The supplementation of APC counterbalances diverse ROS species and eventually detoxifies the effect of thermal stress by endogenous antioxidant defense system in C. elegans (Kampkötter et al. 2007). The above results indicate that APC reduces free radicals and their aggregation induced by oxidative stress in C. elegans (Sonani et al. 2014a; Singh et al. 2016). Similarly, the exogenous exposure of oxidative stress in the form of PQ increases the intracellular ROS level in C. elegans as probed by DCFH-DA dye (Takanashi et al. 1997; Drechsel and Patel 2009). Thus, APC shows quenching and ameliorates the protective effect against oxidative stress in worms.
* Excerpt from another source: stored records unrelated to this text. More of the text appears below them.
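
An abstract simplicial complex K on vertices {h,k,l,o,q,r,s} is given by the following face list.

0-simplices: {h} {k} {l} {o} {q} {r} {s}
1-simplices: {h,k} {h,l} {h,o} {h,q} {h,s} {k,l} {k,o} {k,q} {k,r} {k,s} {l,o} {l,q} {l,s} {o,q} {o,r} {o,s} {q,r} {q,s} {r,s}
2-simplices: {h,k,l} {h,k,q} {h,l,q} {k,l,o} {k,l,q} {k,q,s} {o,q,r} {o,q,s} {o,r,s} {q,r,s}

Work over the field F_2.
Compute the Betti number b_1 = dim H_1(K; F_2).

b_1=5

n_0=7 n_1=19 n_2=10  [Z2]
∂1: piv[hk,hl,ho,hq,hs,kr] rk=6  ker:kl,ko,kq,ks,lo,lq,ls,oq,or,os,qr,qs,rs
∂2: piv[hkl,hkq,hlq,klo,kqs,oqr,oqs,ors] rk=8  ker:klq,qrs
b_1=(19−6)−8=5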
It is well established that longevity of worms is routed through stress response factor DAF-16 (ortholog of mammalian FOXO) and SKN-1 (ortholog of mammalian Nrf-2). RNAi mutant/knockout DAF-16 worms clearly indicate the involvement of DAF-16 in longevity, whereas SKN-1 does not show any involvement in the longevity (Robida-Stubbs et al. 2012; Sonani et al. 2014a). Furthermore, we observed significant nuclear localization of DAF-16 in TJ356 worms, which clearly confirmed the DAF-16-dependent APC-mediated longevity. The underlying mechanism beneath activation and nuclear localization of DAF-16 is unknown and further detailed study is needed. We therefore concluded that expansion of lifespan in C. elegans is dependent on DAF-16 and independent of SKN-1.

A characteristic of Alzheimer’s disease is the aggregation of amyloid-β peptides (Aβ) in the human brains (Chaubey et al. 2019). Over-expression of Aβ peptides have been observed to generate neurotoxic consequences in diverse cell lines and animal models (Smith and Luo 2003; Cohen et al. 2006). APC on age-related diseases such as Alzheimer was studied, using CL4176 strain which shows the temperature-sensitive paralysis. The APC supplementation delayed the paralysis, as well as Thioflavin-T assay showed that APC significantly abolished the Aβ aggregation in CL4176 transgenic worms. Thus, our results demonstrate APC as a potent therapeutic molecule against aging and age-associated disease in humans.

Conclusion

The present results showed the novel role of APC in increasing the lifespan and health span of C. elegans. It was observed that APC not only increases the lifespan, but also improved the physiological aging characteristics in worms such as improved feeding rate. The APC was also found to increase the stress tolerance and plays an important role in delaying the Aβ-mediated paralysis in C. elegans (Alzheimer’s disease model). The involvement of DAF-16 and SKN-1 upon APC treatment was also investigated. We found APC-mediated longevity is DAF-16 dependent and SKN-1 independent. Overall, our results clearly indicate that APC may be used as a potential anti-aging molecule, which may be exploited in conducting the anti-aging research and development of various anti-aging drugs by different pharmaceutical industries.